Bread Financial Builds $8.5B Deposits, Targets 50% Funding, Sees Flat January Loan Growth
CEO Andretta highlighted a strengthened balance sheet, paying down high-cost debt and building $8.5 billion in direct-to-consumer deposits while targeting 50% of funding via deposits. CFO Beberman said January credit losses and delinquencies improved with flat loan growth, and reiterated outlook for low-single-digit loan growth and long-term loss rates near 6%.
1. Balance Sheet and Funding Initiatives
CEO Ralph Andretta cited progress in a multi-year transformation, highlighting management team build-out, paydown of high-cost senior notes through refinancings, and issuance of subordinated notes and preferred stock. The company finished the year with about $8.5 billion in direct-to-consumer deposits and aims for deposits to account for 50% of total funding.

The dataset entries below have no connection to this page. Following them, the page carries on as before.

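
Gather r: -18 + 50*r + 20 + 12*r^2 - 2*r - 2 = 12*r^2 + 48*r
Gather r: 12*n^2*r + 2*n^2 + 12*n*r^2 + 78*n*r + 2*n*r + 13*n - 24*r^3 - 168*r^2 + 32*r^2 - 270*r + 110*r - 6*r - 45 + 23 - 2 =2*n^2 + 13*n - 24*r^3 + r^2*(12*n - 136) + r*(12*n^2 + 80*n - 166) - 24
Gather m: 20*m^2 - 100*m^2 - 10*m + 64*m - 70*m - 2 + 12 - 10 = -80*m^2 - 16*m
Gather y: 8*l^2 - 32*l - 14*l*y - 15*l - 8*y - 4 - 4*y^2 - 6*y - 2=8*l^2 - 47*l - 4*y^2 + y*(-14*l - 14) - 6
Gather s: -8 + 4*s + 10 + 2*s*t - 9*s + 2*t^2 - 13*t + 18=s*(2*t - 5) + 2*t^2 - 13*t + 20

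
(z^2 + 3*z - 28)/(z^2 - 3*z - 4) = (z + 7)/(z + 1)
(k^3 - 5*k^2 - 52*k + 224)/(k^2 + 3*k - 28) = k - 8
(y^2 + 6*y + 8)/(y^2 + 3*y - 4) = (y + 2)/(y - 1)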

2. January Credit and Expense Trends
CFO Perry Beberman reported fourth-quarter non-interest expenses of $500 million and expects a slight decline in first-quarter adjusted expenses excluding debt repurchase costs. He noted January credit performance showed lower losses and delinquencies alongside flat loan growth, describing the pattern as an initial inflection ahead of typical seasonal pickup.

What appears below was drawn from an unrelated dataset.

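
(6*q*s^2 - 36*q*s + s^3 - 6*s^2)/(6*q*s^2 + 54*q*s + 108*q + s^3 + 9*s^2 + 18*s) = s*(s - 6)/(s^2 + 9*s + 18)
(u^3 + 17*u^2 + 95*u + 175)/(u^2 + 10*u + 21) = (u^2 + 10*u + 25)/(u + 3)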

3. Loan Growth and Loss Outlook
Management reiterated a long-term outlook for low-single-digit loan growth driven by new partner launches and improved credit quality across private-label, co-brand, direct-to-consumer and BNPL products. The company targets long-term loss rates around 6% with reserves near 10%, balancing disciplined underwriting with partner sales objectives.